Our Story

Throughout our history, our thinking and research has evolved as the Buffalo Niagara region has evolved. It is this flexibility that is one of our greatest assets—allowing us to both drive change and evolve in response to change.

The Urban Design Project (UDP) was founded in 1990 by Professor Robert G. Shibley as part of the School of Architecture and Planning at the University at Buffalo. For more than 20 years UDP was devoted to service, teaching and research in the pursuit of critical practice of urban design. UDP served the Western NY community by bringing faculty and urban design students together with local governments, community-based organizations, and local citizens to expand understanding, not only of the practice of urban design in general, but also about specific places, sites, neighborhoods, and districts in our urban areas, our bi-national region, and beyond. Research conducted through UDP was aimed at making better places and stronger communities.

The Regional Institute (UBRI) (formerly The Institute for Local Governance and Regional Growth) was founded in 1997 by John B. Sheffer, II, a former New York State senator and assemblyman, under the University at Buffalo Law School. For nearly 15 years, UBRI played a vital role in addressing key policy and governance issues with focused analysis of the Buffalo-Niagara region. Leveraging the resources of the university and partnering with the bi-national community, UBRI pursued a wide-range of scholarship and projects to inform regional policymaking, guide investment decisions, and evoke civic debate through independent research, innovative products, and community outreach. UBRI has been dedicated to providing understanding in order to promote regional change—for the better.

From the start, these two separate entities were driven to build a better region.


1990-2002

AN ERA TO THINK DIFFERENTLY

Western NY was at a crossroads in the 1990s. It had become evident that decades of sprawl, disinvestment in urban neighborhoods, and population decline had produced dire economic, social, environmental, and land use conditions particularly in the region’s core cities—but with ripple effects on the region as a whole. In as early as 1990, UDP’s projects focused on reversing these trends through groundwork with disparate groups aimed at bringing density back to the urban core.

This placemaking and consensus building work would help shift thinking in the region—setting the stage for how the region would proceed differently over the next 20 years.

Like UDP, UBRI was interested in the economic, social and organizational changes that had profound impacts on our region. UBRI’s inaugural projects represented a change in thinking for the region. They represented the perspective of a wide range of regional stakeholders working in collaboration like never before, integrated with independent data and analysis that began to identify challenges and opportunities in Western NY.

UBRI’s work represented a broader understanding of what the region looked like, how it operated, and why; and began to break down silos in organizations and in local governments that had prevented collaboration in the past.

Examples of Work From This Era


2003-2009

AN ERA TO EFFECT CHANGE

By 2000, momentum was building toward the vision to transform Buffalo into a strong and modern urban center of the Buffalo-Niagara region.
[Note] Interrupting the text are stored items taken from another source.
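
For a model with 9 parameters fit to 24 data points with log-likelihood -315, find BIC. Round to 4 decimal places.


Compute k*ln(n) = 9*ln(24) = 9*3.178054 = 28.602486.
Then -2*loglik = 630.
BIC = 28.602486 + 630 = 658.602486, which rounds to 658.6025.

658.6025


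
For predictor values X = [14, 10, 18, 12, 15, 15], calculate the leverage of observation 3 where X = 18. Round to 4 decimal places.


Mean of X: xbar = 14.0000.
SXX = 38.0000.
For X = 18: h = 1/6 + (18 - 14.0000)^2/38.0000 = 0.5877.

0.5877


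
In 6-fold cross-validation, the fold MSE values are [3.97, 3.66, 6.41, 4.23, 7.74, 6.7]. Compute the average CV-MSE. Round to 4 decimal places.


Add all fold MSEs: 32.7100.
Divide by k = 6: 32.7100/6 = 5.4517.

5.4517


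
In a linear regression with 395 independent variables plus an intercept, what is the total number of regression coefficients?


Including the intercept, the model has 395 predictor coefficients + 1 intercept.
Total = 396.

396


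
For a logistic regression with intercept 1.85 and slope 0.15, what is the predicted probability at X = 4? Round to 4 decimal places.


z = 1.85 + 0.15 * 4 = 2.4500.
Sigmoid: P = 1 / (1 + exp(-2.4500)) = 0.9206.

0.9206


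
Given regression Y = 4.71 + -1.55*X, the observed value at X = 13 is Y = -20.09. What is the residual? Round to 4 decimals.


Predicted = 4.71 + -1.55 * 13 = -15.4400.
Residual = -20.09 - -15.4400 = -4.6500.

-4.6500


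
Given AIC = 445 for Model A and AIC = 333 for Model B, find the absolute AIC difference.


Absolute difference = |445 - 333| = 112.
The model with lower AIC (B) is preferred.

112


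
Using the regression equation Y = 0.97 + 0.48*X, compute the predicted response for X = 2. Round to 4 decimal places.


Plug X = 2 into Y = 0.97 + 0.48*X:
Y = 0.97 + 0.9600 = 1.9300.

1.9300


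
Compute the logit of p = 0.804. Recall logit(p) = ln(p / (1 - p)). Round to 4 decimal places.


Compute the odds: 0.804/0.196 = 4.1020.
Take the natural log: ln(4.1020) = 1.4115.

1.4115


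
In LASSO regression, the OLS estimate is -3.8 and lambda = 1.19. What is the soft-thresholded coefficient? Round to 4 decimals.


Absolute value: |-3.8| = 3.8.
Compare to lambda = 1.19.
Since |beta| > lambda, coefficient = sign(beta)*(|beta| - lambda) = -2.6100.

-2.6100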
To this end, UDP focused on comprehensive and strategic planning, based on smart growth principles and the region’s unique assets, to guide desired physical change.

To ensure the mistakes of the past were not repeated, the region began to focus on economic and environmental sustainability with UDP playing a key role. And, as major public and private investments developed and new key districts and hubs emerged, UDP helped inform and guide these efforts.

Building upon a track-record of sound research methodologies and best practices, and the regional knowledge gained and partnerships built through projects in its nascent years, UBRI began to leverage its expertise to pursue a wider range of projects and initiatives.

Drilling down deeper into matters of regional significance such as a shift to a knowledge-based economy, the need for local governments to operate more effectively together, the implications of shifting population demographics, and the significance of our border location, UBRI provided business leaders, local governments and non-profits with the knowledge to frame issues, inform decisions and guide change.

Examples of Work From This Era


2010-TODAY

AN ERA TO TRANSFORM THE FUTURE

The body of work of these once separate organizations represents an emerging vision about a bi-national Buffalo-Niagara region that is increasingly sustainable, better interconnected, more democratic, well-designed, more equitable and prosperous—and is always learning and growing. Today, we work with communities to develop plans, facilitate project implementation, develop public visions, and get citizens involved. We believe the work we, as a joint enterprise, are engaged in today is the result of two decades of progress, and represents a culmination of knowledge that broadly tests the relevance of our learning—today and for the future, for our region and beyond.

Examples of Work From This Era


“We will continue to do the work we’ve been doing. And we will do it with a more robust team that brings a broader set of skills to the table. Our expertise will be more diverse. The potential to come up with new solutions to old problems will be so much greater.”